This is a guest blog post from someone I met while attending the StrongFirst Level 1 in Utah.
He is a coach and friend of mine and a overall great guy, Ric Garcia.
I saw that he was attending a Dan Green seminar and I asked him to take notes.
Thanks for this Ric, really appreciate it.
On January 8th I attended a FREE seminar held by Dan Green.
If you power lift (PL) odds are you know who Dan is, but for those not familiar with him here is a bit of background info:
Dan is world record holding RAW power lifter in the 240lb class.
He has an 848.5lb squat, a 523lb bench, and an 837.5lb deadlift in competition for a WR total of 2209lb. UNREAL!
The seminar filled quickly with over 200 people looking to learn from one of the strongest humans in the world. It was 7 hours long and filled with an incredible amount of info, which blew my mind since it was free, but here are the top five things I learned at the seminar.
#5: As your strength and size increase/change in different areas you must adjust your technique/leverage accordingly.
Strength is a skill and it takes a lot of repetitions and practice to find the groove that will allow you to lift as much as possible in competition. Dan did a great job of highlighting the fact that the groove you used when you started training may not be the best groove for you right now. As your strength level and body structure change to deal with the increased demand from heavier loads, your groove in your lift may have to adapt to take advantage of different muscle groups growing in strength and size.
#4: Use a linear progression for your loads and reps but you should do as many sets as you can handle while maintaining technical proficiency.

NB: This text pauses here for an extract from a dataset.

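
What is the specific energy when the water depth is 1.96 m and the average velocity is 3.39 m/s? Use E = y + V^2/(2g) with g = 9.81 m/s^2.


Specific energy E = y + V^2/(2g).
Velocity head = V^2/(2g) = 3.39^2 / (2*9.81) = 11.4921 / 19.62 = 0.5857 m.
E = 1.96 + 0.5857 = 2.5457 m.

2.5457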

Dan is a very intuitive lifter. I don’t know if this is an approach a beginner could take but as you gain experience and learn your body it would be interesting to experiment with. He sets a minimum number of sets and reps but will continue with a programmed load for as many sets as he can handle with great technique. I have always followed a very strict set/rep scheme so for me the biggest take a way was that I need to work harder (more volume) on the days my body can handle it.
#3: Movement quality should never be sacrificed to move more weight.
I was a bit hesitant to start PL because you hear stories about how terrible some lifters move. I told myself I would get as strong as possible but I would not sacrifice my movement quality. It was awesome to see an elite lifter put a huge emphasis on range of motion and quality movement. Dan really stresses these two qualities because it is the only way for someone to handle the amount of volume he does without injury. If you are hurt you can’t move weight, so make sure you can move well enough to train consistently and demand a lot of your body.
#2: If you lift as a RAW Power Lifter you should put a lot of focus on the Front Squat (FS).
Although the FS isn’t one of the competition lifts in Power Lifting, Dan puts a huge amount of effort in his training towards the FS. He told us about his first international competition to justify the importance of this lift. He competed in Russia and posted a 615lb squat. At the time this was a PR for him. The lifter that followed was smaller than Dan but out squatted him by 200lbs!!!! Dan couldn’t believe it until he saw the guy without knee wraps. His quads were HUGE! Since then Dan said he has focused on increasing his FS to build his quad strength and size and increase his upper back strength. Both of these are critical for a RAW lifter because they do not have the benefit of equipment to help these areas. This brings me to the most important point he made…
#1: If you are a RAW lifter you can’t train like a geared one.
Squat and dead lift suits help you with hip extension. Heavy knee wraps help your knees lock out. Bench shirts are so sophisticated now that some can add up to 300lbs to your bench and basically make it a pure tricep movement. RAW lifters do not have the luxury of any of this so they can’t use the same training methods as those who lift with gear. Dan puts a huge emphasis on performing the competition lifts as much as possible to build technical mastery of each lift. He hammers his quads and glutes with lots of heavy volume in the front squat, and high bar back squat. In addition to his sumo dead lift he does stiff leg DL, deficit DL, and Romanian DL to add strength and size to his hamstring and glutes. He benches competition style and only makes adjustments in hand width, speed, and length of pause to work “weak” areas. He doesn’t put much emphasis on his shoulders and triceps and takes a more bodybuilding style approach to them and focuses on adding size to those body parts. This is much different than what some other power lifting methods preach but it has obviously worked for Dan. Success leaves clues, and I personally will be adding a lot of these techniques and principles to my own training.
Ric Garcia – SFG II, SFL, CK-FMS, Original Strength West Coast Instructor, Primal Move Fundamentals.